歯科治療を大きく取り上げた、PRESIDENT・2月25日発売号。
経済誌らしく、データ分析を基に歯科治療の現状と課題を伝えている。
私が協力させていただいたのは、「歯医者に聞いた 受けたい治療、受けたくない治療」のコーナーと「コラム3・ルポ潜入」。

プレジデント「歯医者のウラ側 徹底解明」
プレジデント「歯医者のウラ側 徹底解明」(C)M.IWASAWA

編集部スタッフにインタビューを受けた時、こんなことがあった。
「CMの露出度が高い歯科医、クリニックについては、基本的に敬遠すべき」、
と私が考えていることについて、担当者から疑問が返ってきたのだ。

「多くのCMを出稿できるのは、経営がうまくいっているからですよね。つまり多くの患者が来ているわけだから、ちゃんとした治療をしていると言えるのではないですか」

なるほど、そういう考え方もあるのだと感心した。

あざといテレビCMや、タイアップ式の雑誌記事、立て看板など、様々な「広告」で露出頻度が多いクリニックが、集患に成功している。
それは、プレジデントのスタッフが指摘するように「広告」が、安心できる材料となっているからなのだろう。

ただし、経営者としての視点で見ると、「広告」はあくまで事業利益を上げるための投資だ。多額の広告費を投資するためには、相応の営業利益を確保しなければならない。
そのためには、自由診療で高額な治療費を設定するか、人件費や材料費などのコストを圧縮する必要がある。そうなると、医療のクオリティよりも、営業利益を優先するクリニックになる可能性が高い。

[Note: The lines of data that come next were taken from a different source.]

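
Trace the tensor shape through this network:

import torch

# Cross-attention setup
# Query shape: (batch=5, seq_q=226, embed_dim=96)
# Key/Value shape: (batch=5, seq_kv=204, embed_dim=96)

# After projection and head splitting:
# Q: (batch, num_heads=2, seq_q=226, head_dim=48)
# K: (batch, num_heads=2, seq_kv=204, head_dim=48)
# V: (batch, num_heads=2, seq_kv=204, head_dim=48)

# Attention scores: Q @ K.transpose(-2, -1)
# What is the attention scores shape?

Input shape: (5, 226, 96)
Output shape: (5, 2, 226, 204)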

また、テレビ、雑誌などの媒体に対する社会的な信用度が、全く関係のない広告主の信用度を上げる効果もある。
例えば、全国紙が毎年出版している「歯科医の名医」ムック本があるが、1頁分あたり80万円から120万円ほどの広告費を払えば、掲載可能。(情報部分は別)新聞社は、広告収入と引き換えに、自社の「信用度」をクリニックに渡していることになる。

ネットが普及した時代になって、ひどい治療ばかりやっている歯科医やクリニックは、「口コミ」などに悪評が投稿されたり、裁判情報などが簡単に入手可能だと思いがちだ。実際は、ここに落とし穴がある。
ネット検索のアルゴリズムに詳しい人間であれば、SEO対策や、悪評などのネガティブ情報が下位に表示されるように、情報操作などが可能なのだ。

このように、多額の広告費を投入しているクリニックにとって、最大の関心事はビジネスであり、医療ではないと私は考えている。